Dar es Salaam. Dar es Salaam Port handled nearly 14 million tonnes in just five months, a jump that has pushed clearance, evacuation and predictability to the centre of its performance test as volumes rise faster than the logistics chain can absorb errors.
Tanzania Ports Authority (TPA) data show the port processed 13.97 million tonnes between July and November 2025, up from 10.40 million tonnes over the same period in 2024.
The 2024/25 financial year closed at a record 27.7 million tonnes, compared with 23.7 million tonnes a year earlier, a 15 percent increase and the highest annual throughput ever recorded at the port.
The surge reflects stronger vessel calls and higher discharge volumes, but it also intensifies pressure on yards, gates and clearance systems.
Each additional tonne tests whether gains at berth can be matched inland. When the system holds, traders benefit from smoother flows and lower costs; when it strains, delays quickly multiply.
Capacity upgrades have reshaped vessel operations. Under the Dar es Salaam Maritime Gateway Project, the entrance channel and berths have been deepened to 14.5 metres, enabling larger vessels to dock with heavier loads.

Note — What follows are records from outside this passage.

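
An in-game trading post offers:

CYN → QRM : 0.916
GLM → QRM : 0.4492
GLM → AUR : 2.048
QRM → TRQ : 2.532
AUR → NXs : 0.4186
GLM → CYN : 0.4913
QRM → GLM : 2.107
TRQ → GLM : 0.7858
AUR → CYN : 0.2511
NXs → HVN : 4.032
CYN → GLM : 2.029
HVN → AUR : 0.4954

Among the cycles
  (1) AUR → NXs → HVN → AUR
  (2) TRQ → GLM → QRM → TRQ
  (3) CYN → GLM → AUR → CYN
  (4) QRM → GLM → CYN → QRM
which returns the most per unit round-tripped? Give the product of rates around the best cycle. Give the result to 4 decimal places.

(1) 0.4186 × 4.032 × 0.4954 = 0.83613
(2) 0.7858 × 0.4492 × 2.532 = 0.89375
(3) 2.029 × 2.048 × 0.2511 = 1.04342
(4) 2.107 × 0.4913 × 0.916 = 0.94821
Highest is cycle (3) at 1.0434 (>1, arbitrage).

1.0434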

TPA says average container vessel time in port has fallen from about 10 days to around three, a reduction that helps shipping lines protect schedules and limits time-related costs for cargo owners.
Bulk cargo handling has also shifted scale. Some grain vessels are now discharging up to 65,000 tonnes per call, compared with about 15,000 tonnes previously. While this improves national supply resilience, it pushes far larger volumes into the clearance and evacuation system in a shorter time.
TPA director general Plasduce Mbossa said the port’s performance is judged beyond the waterfront. “A port succeeds when the whole chain moves,” he said. “Fast vessel handling matters, but customers experience the port through clearance and evacuation. The focus is on removing time across the entire chain.”
Operationally, Dar runs a split terminal model. DP World manages berths 0 to 7 under a performance-based arrangement, while Tanzania East Africa Gateway Terminal Limited operates the container terminal at berths 8 to 11.
Public investment in cranes and ICT systems underpins the terminals, while performance contracts set expectations on productivity and consistency.
For shipping lines, the introduction of Fixed Berthing Windows has added discipline. The system provides pre-defined berthing slots, improving schedule reliability for carriers and allowing terminals to plan yard and equipment use more effectively.
The gains flow downstream to transporters, forwarders and warehouses through more predictable cargo release timelines.
Despite faster vessel turnaround, post-discharge delays remain the main risk. Containers dwell when customs processes slow or when evacuation capacity cannot keep pace with arrivals.
To counter this, TPA is pushing capacity inland through the Kwala Inland Container Depot, linked by rail to the port. Kwala covers 502 hectares and is designed to handle about 3,500 containers a day, or more than 300,000 containers a year, roughly 30 per cent of Dar’s container traffic.
The depot is intended to ease quay congestion, keep the port fluid during seasonal peaks and shift storage away from the waterfront.
Inland evacuation is what determines the quality of the port experience.”
Looking ahead, TPA is targeting throughput of around 30 million tonnes by 2030, supported by plans to add 10 new berths and expand automation.
The authority is also working with customs and transport stakeholders to reduce clearance times and hinterland bottlenecks, with rail evacuation seen as central to sustaining growth.For the market, the message is clear.
Dar has delivered a sharp volume surge in five months. Whether that growth translates into lower costs and greater confidence will depend on how well clearance and evacuation keep pace as throughput continues to rise.